Like a professional sports event, refining legislation before the 109th Congress has reached a point where you can’t tell the players without a program. That’s because there are not one, but two, refining bills awaiting action before Senate committees.

Soon after the Environment and Public Works Committee deadlocked over its bill, the Energy and Natural Resources Committee took jurisdiction over the so-called “Barton bill” passed by the House. The informal designation reflects its origin in the House Energy and Commerce Committee chaired by Rep. Joe Barton (R-Tex.).

It differs from the Senate Environment and Public Works Committee’s bill, which aims to provide incentives not to refiners but to communities that might want to participate in construction of new refineries and other industrial plants, a spokesman for the committee’s majority explained.

He told me that the committee’s chairman, James N. Inhofe (R-Okla.), developed S. 1772 in response to job losses resulting from military base shutdowns ordered by the Defense Department’s Base Realignment and Closure Commission.

Democrats’ response

The committee’s minority members had problems with Inhofe’s bill. Their chief, Sen. James M. Jeffords (I-Vt.), said he still was not convinced current permitting requirements are seriously impeding additional refining capacity. Even if they are, he continued, the Environmental Protection Agency hasn’t finished implementing streamlining provisions in the energy bill Congress passed this summer.

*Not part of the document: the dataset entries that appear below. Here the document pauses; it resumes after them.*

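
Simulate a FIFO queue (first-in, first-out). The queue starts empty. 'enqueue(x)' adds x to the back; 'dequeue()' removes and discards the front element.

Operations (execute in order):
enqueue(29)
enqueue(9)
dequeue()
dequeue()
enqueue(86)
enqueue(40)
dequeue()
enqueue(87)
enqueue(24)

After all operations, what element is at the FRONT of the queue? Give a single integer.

Answer: 40

Derivation:
enqueue(29): queue = [29]
enqueue(9): queue = [29, 9]
dequeue(): queue = [9]
dequeue(): queue = []
enqueue(86): queue = [86]
enqueue(40): queue = [86, 40]
dequeue(): queue = [40]
enqueue(87): queue = [40, 87]
enqueue(24): queue = [40, 87, 24]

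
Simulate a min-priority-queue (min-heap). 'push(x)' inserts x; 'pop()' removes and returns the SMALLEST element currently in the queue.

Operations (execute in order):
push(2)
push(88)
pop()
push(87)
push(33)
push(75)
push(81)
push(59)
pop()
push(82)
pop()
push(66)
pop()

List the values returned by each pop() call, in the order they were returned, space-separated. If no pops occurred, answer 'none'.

Answer: 2 33 59 66

Derivation:
push(2): heap contents = [2]
push(88): heap contents = [2, 88]
pop() → 2: heap contents = [88]
push(87): heap contents = [87, 88]
push(33): heap contents = [33, 87, 88]
push(75): heap contents = [33, 75, 87, 88]
push(81): heap contents = [33, 75, 81, 87, 88]
push(59): heap contents = [33, 59, 75, 81, 87, 88]
pop() → 33: heap contents = [59, 75, 81, 87, 88]
push(82): heap contents = [59, 75, 81, 82, 87, 88]
pop() → 59: heap contents = [75, 81, 82, 87, 88]
push(66): heap contents = [66, 75, 81, 82, 87, 88]
pop() → 66: heap contents = [75, 81, 82, 87, 88]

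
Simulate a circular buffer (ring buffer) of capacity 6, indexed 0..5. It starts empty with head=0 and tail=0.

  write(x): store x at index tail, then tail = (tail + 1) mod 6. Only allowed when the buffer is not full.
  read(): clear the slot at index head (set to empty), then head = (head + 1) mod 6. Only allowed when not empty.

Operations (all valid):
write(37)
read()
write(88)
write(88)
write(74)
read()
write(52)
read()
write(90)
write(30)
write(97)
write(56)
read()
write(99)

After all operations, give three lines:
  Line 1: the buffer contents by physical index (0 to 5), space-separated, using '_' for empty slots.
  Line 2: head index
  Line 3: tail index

Answer: 30 97 56 99 52 90
4
4

Derivation:
write(37): buf=[37 _ _ _ _ _], head=0, tail=1, size=1
read(): buf=[_ _ _ _ _ _], head=1, tail=1, size=0
write(88): buf=[_ 88 _ _ _ _], head=1, tail=2, size=1
write(88): buf=[_ 88 88 _ _ _], head=1, tail=3, size=2
write(74): buf=[_ 88 88 74 _ _], head=1, tail=4, size=3
read(): buf=[_ _ 88 74 _ _], head=2, tail=4, size=2
write(52): buf=[_ _ 88 74 52 _], head=2, tail=5, size=3
read(): buf=[_ _ _ 74 52 _], head=3, tail=5, size=2
write(90): buf=[_ _ _ 74 52 90], head=3, tail=0, size=3
write(30): buf=[30 _ _ 74 52 90], head=3, tail=1, size=4
write(97): buf=[30 97 _ 74 52 90], head=3, tail=2, size=5
write(56): buf=[30 97 56 74 52 90], head=3, tail=3, size=6
read(): buf=[30 97 56 _ 52 90], head=4, tail=3, size=5
write(99): buf=[30 97 56 99 52 90], head=4, tail=4, size=6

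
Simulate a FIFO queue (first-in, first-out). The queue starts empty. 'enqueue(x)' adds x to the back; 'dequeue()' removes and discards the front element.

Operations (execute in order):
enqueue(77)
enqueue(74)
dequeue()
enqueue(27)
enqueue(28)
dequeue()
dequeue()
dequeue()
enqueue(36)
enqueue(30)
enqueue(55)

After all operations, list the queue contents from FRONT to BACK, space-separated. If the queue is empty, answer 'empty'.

enqueue(77): [77]
enqueue(74): [77, 74]
dequeue(): [74]
enqueue(27): [74, 27]
enqueue(28): [74, 27, 28]
dequeue(): [27, 28]
dequeue(): [28]
dequeue(): []
enqueue(36): [36]
enqueue(30): [36, 30]
enqueue(55): [36, 30, 55]

Answer: 36 30 55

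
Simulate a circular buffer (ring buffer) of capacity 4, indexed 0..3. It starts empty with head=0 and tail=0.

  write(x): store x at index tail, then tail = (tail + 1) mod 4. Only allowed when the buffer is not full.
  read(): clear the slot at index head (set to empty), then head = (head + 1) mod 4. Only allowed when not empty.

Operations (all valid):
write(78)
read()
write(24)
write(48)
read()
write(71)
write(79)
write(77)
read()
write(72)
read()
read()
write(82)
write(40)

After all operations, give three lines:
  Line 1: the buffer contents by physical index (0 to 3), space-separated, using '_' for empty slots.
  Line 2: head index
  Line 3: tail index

write(78): buf=[78 _ _ _], head=0, tail=1, size=1
read(): buf=[_ _ _ _], head=1, tail=1, size=0
write(24): buf=[_ 24 _ _], head=1, tail=2, size=1
write(48): buf=[_ 24 48 _], head=1, tail=3, size=2
read(): buf=[_ _ 48 _], head=2, tail=3, size=1
write(71): buf=[_ _ 48 71], head=2, tail=0, size=2
write(79): buf=[79 _ 48 71], head=2, tail=1, size=3
write(77): buf=[79 77 48 71], head=2, tail=2, size=4
read(): buf=[79 77 _ 71], head=3, tail=2, size=3
write(72): buf=[79 77 72 71], head=3, tail=3, size=4
read(): buf=[79 77 72 _], head=0, tail=3, size=3
read(): buf=[_ 77 72 _], head=1, tail=3, size=2
write(82): buf=[_ 77 72 82], head=1, tail=0, size=3
write(40): buf=[40 77 72 82], head=1, tail=1, size=4

Answer: 40 77 72 82
1
1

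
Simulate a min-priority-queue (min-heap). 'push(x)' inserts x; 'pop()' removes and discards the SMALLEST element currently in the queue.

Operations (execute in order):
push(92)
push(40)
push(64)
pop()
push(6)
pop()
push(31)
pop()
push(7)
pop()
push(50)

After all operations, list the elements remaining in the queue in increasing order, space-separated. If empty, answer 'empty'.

Answer: 50 64 92

Derivation:
push(92): heap contents = [92]
push(40): heap contents = [40, 92]
push(64): heap contents = [40, 64, 92]
pop() → 40: heap contents = [64, 92]
push(6): heap contents = [6, 64, 92]
pop() → 6: heap contents = [64, 92]
push(31): heap contents = [31, 64, 92]
pop() → 31: heap contents = [64, 92]
push(7): heap contents = [7, 64, 92]
pop() → 7: heap contents = [64, 92]
push(50): heap contents = [50, 64, 92]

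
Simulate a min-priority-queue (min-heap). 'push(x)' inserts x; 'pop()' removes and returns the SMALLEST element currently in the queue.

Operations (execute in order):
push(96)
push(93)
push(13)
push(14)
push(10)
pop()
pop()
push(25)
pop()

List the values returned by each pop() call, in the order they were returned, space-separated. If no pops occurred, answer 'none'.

Answer: 10 13 14

Derivation:
push(96): heap contents = [96]
push(93): heap contents = [93, 96]
push(13): heap contents = [13, 93, 96]
push(14): heap contents = [13, 14, 93, 96]
push(10): heap contents = [10, 13, 14, 93, 96]
pop() → 10: heap contents = [13, 14, 93, 96]
pop() → 13: heap contents = [14, 93, 96]
push(25): heap contents = [14, 25, 93, 96]
pop() → 14: heap contents = [25, 93, 96]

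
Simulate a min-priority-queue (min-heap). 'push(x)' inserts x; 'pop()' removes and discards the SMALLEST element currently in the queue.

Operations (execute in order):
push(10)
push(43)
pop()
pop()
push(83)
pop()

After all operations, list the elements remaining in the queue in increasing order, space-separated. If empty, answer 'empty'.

Answer: empty

Derivation:
push(10): heap contents = [10]
push(43): heap contents = [10, 43]
pop() → 10: heap contents = [43]
pop() → 43: heap contents = []
push(83): heap contents = [83]
pop() → 83: heap contents = []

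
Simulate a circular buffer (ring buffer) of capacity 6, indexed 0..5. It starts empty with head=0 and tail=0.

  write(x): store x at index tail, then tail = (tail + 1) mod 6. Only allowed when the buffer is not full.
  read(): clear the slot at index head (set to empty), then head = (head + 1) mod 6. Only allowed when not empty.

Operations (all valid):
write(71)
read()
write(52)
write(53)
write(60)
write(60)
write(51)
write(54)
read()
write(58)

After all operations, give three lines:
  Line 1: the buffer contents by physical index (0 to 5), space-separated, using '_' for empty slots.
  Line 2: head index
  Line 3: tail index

Answer: 54 58 53 60 60 51
2
2

Derivation:
write(71): buf=[71 _ _ _ _ _], head=0, tail=1, size=1
read(): buf=[_ _ _ _ _ _], head=1, tail=1, size=0
write(52): buf=[_ 52 _ _ _ _], head=1, tail=2, size=1
write(53): buf=[_ 52 53 _ _ _], head=1, tail=3, size=2
write(60): buf=[_ 52 53 60 _ _], head=1, tail=4, size=3
write(60): buf=[_ 52 53 60 60 _], head=1, tail=5, size=4
write(51): buf=[_ 52 53 60 60 51], head=1, tail=0, size=5
write(54): buf=[54 52 53 60 60 51], head=1, tail=1, size=6
read(): buf=[54 _ 53 60 60 51], head=2, tail=1, size=5
write(58): buf=[54 58 53 60 60 51], head=2, tail=2, size=6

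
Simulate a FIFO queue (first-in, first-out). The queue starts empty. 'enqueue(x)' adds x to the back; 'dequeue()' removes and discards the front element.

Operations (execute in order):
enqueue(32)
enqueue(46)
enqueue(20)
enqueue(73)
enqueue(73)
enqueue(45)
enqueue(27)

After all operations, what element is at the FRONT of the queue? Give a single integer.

enqueue(32): queue = [32]
enqueue(46): queue = [32, 46]
enqueue(20): queue = [32, 46, 20]
enqueue(73): queue = [32, 46, 20, 73]
enqueue(73): queue = [32, 46, 20, 73, 73]
enqueue(45): queue = [32, 46, 20, 73, 73, 45]
enqueue(27): queue = [32, 46, 20, 73, 73, 45, 27]

Answer: 32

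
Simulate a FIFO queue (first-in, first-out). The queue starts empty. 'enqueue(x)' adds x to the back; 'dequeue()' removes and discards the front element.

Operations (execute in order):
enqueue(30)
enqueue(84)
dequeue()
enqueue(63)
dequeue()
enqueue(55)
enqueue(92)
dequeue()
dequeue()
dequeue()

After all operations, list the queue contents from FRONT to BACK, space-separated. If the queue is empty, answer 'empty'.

enqueue(30): [30]
enqueue(84): [30, 84]
dequeue(): [84]
enqueue(63): [84, 63]
dequeue(): [63]
enqueue(55): [63, 55]
enqueue(92): [63, 55, 92]
dequeue(): [55, 92]
dequeue(): [92]
dequeue(): []

Answer: empty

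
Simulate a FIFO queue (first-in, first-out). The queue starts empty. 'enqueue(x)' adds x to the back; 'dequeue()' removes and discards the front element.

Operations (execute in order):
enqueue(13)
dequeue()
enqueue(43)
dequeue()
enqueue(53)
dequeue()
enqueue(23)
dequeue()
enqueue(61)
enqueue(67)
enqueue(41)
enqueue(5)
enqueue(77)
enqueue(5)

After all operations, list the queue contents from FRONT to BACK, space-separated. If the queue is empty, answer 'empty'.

Answer: 61 67 41 5 77 5

Derivation:
enqueue(13): [13]
dequeue(): []
enqueue(43): [43]
dequeue(): []
enqueue(53): [53]
dequeue(): []
enqueue(23): [23]
dequeue(): []
enqueue(61): [61]
enqueue(67): [61, 67]
enqueue(41): [61, 67, 41]
enqueue(5): [61, 67, 41, 5]
enqueue(77): [61, 67, 41, 5, 77]
enqueue(5): [61, 67, 41, 5, 77, 5]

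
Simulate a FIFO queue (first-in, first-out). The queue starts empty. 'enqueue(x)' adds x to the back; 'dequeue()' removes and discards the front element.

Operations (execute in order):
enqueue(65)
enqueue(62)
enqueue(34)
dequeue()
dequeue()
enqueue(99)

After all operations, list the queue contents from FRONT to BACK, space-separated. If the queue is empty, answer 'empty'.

Answer: 34 99

Derivation:
enqueue(65): [65]
enqueue(62): [65, 62]
enqueue(34): [65, 62, 34]
dequeue(): [62, 34]
dequeue(): [34]
enqueue(99): [34, 99]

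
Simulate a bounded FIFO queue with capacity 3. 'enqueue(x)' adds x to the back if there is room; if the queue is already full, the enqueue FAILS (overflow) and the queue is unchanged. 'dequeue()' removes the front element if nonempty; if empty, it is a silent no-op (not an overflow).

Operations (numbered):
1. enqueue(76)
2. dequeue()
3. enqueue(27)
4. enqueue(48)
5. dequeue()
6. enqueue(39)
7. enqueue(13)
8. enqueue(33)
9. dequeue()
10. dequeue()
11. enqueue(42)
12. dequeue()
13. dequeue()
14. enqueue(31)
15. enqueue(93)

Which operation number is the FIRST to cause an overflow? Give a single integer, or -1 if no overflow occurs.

Answer: 8

Derivation:
1. enqueue(76): size=1
2. dequeue(): size=0
3. enqueue(27): size=1
4. enqueue(48): size=2
5. dequeue(): size=1
6. enqueue(39): size=2
7. enqueue(13): size=3
8. enqueue(33): size=3=cap → OVERFLOW (fail)
9. dequeue(): size=2
10. dequeue(): size=1
11. enqueue(42): size=2
12. dequeue(): size=1
13. dequeue(): size=0
14. enqueue(31): size=1
15. enqueue(93): size=2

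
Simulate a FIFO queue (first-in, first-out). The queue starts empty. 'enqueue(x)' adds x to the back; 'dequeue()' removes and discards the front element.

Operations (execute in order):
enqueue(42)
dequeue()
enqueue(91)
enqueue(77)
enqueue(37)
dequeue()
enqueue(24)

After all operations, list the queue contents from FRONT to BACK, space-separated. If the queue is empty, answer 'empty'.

enqueue(42): [42]
dequeue(): []
enqueue(91): [91]
enqueue(77): [91, 77]
enqueue(37): [91, 77, 37]
dequeue(): [77, 37]
enqueue(24): [77, 37, 24]

Answer: 77 37 24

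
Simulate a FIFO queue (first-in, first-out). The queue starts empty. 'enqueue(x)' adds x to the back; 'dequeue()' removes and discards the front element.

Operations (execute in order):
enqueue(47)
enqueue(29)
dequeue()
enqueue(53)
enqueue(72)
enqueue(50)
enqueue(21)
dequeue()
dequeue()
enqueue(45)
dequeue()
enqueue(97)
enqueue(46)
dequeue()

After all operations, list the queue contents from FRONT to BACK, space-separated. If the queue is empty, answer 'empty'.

Answer: 21 45 97 46

Derivation:
enqueue(47): [47]
enqueue(29): [47, 29]
dequeue(): [29]
enqueue(53): [29, 53]
enqueue(72): [29, 53, 72]
enqueue(50): [29, 53, 72, 50]
enqueue(21): [29, 53, 72, 50, 21]
dequeue(): [53, 72, 50, 21]
dequeue(): [72, 50, 21]
enqueue(45): [72, 50, 21, 45]
dequeue(): [50, 21, 45]
enqueue(97): [50, 21, 45, 97]
enqueue(46): [50, 21, 45, 97, 46]
dequeue(): [21, 45, 97, 46]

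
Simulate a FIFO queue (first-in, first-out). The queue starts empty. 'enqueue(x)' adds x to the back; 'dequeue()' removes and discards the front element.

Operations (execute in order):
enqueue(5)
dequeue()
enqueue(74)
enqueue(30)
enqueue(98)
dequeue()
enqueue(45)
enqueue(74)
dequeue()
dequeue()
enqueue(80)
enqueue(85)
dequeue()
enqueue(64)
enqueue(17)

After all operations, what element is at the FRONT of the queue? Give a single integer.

enqueue(5): queue = [5]
dequeue(): queue = []
enqueue(74): queue = [74]
enqueue(30): queue = [74, 30]
enqueue(98): queue = [74, 30, 98]
dequeue(): queue = [30, 98]
enqueue(45): queue = [30, 98, 45]
enqueue(74): queue = [30, 98, 45, 74]
dequeue(): queue = [98, 45, 74]
dequeue(): queue = [45, 74]
enqueue(80): queue = [45, 74, 80]
enqueue(85): queue = [45, 74, 80, 85]
dequeue(): queue = [74, 80, 85]
enqueue(64): queue = [74, 80, 85, 64]
enqueue(17): queue = [74, 80, 85, 64, 17]

Answer: 74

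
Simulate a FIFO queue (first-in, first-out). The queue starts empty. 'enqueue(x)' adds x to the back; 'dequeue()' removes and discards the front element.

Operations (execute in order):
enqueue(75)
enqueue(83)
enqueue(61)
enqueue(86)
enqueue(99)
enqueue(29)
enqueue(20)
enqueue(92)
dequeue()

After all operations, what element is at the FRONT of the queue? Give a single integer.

enqueue(75): queue = [75]
enqueue(83): queue = [75, 83]
enqueue(61): queue = [75, 83, 61]
enqueue(86): queue = [75, 83, 61, 86]
enqueue(99): queue = [75, 83, 61, 86, 99]
enqueue(29): queue = [75, 83, 61, 86, 99, 29]
enqueue(20): queue = [75, 83, 61, 86, 99, 29, 20]
enqueue(92): queue = [75, 83, 61, 86, 99, 29, 20, 92]
dequeue(): queue = [83, 61, 86, 99, 29, 20, 92]

Answer: 83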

Instead, Jeffords and the Democrats offered an amendment to establish a Strategic Refinery Reserve. The idea aimed to extend the successful Strategic Petroleum Reserve concept, a spokeswoman for the committee’s minority explained.

The amendment would have given EPA’s administrator authority, in coordination with the federal energy secretary, “to design and construct new refineries or acquire and reopen closed refineries.” The committee rejected it by a 10-8 vote along party lines.

But it also did not act on Inhofe’s original bill when Sen. Lincoln D. Chafee (R-RI) voted with the minority against it. “Chairman Inhofe said we’re going to regroup and decide what’s the best route for moving forward,” the committee majority spokesman said.

Possible steps

Under Senate Rule 14, Inhofe could put his bill directly on the Senate calendar for consideration. Majority Leader Bill Frist (R-Tenn.) would have to call it to the floor, however, and that doesn’t seem likely since he wants to finish budget legislation by Thanksgiving.

US President George W. Bush also has asked for a prompt vote on his nomination of federal appeals judge Samuel A. Alito Jr. to the US Supreme Court, crowding the Senate’s calendar further.

So it’s likelier that Inhofe and the committee will do some refining of their own before bringing S. 1772 back early in 2006.

That should be about when the Energy and Natural Resources Committee tackles the Barton bill. Democrats on that committee plan to give it a critical look since it passed the full House by only two votes.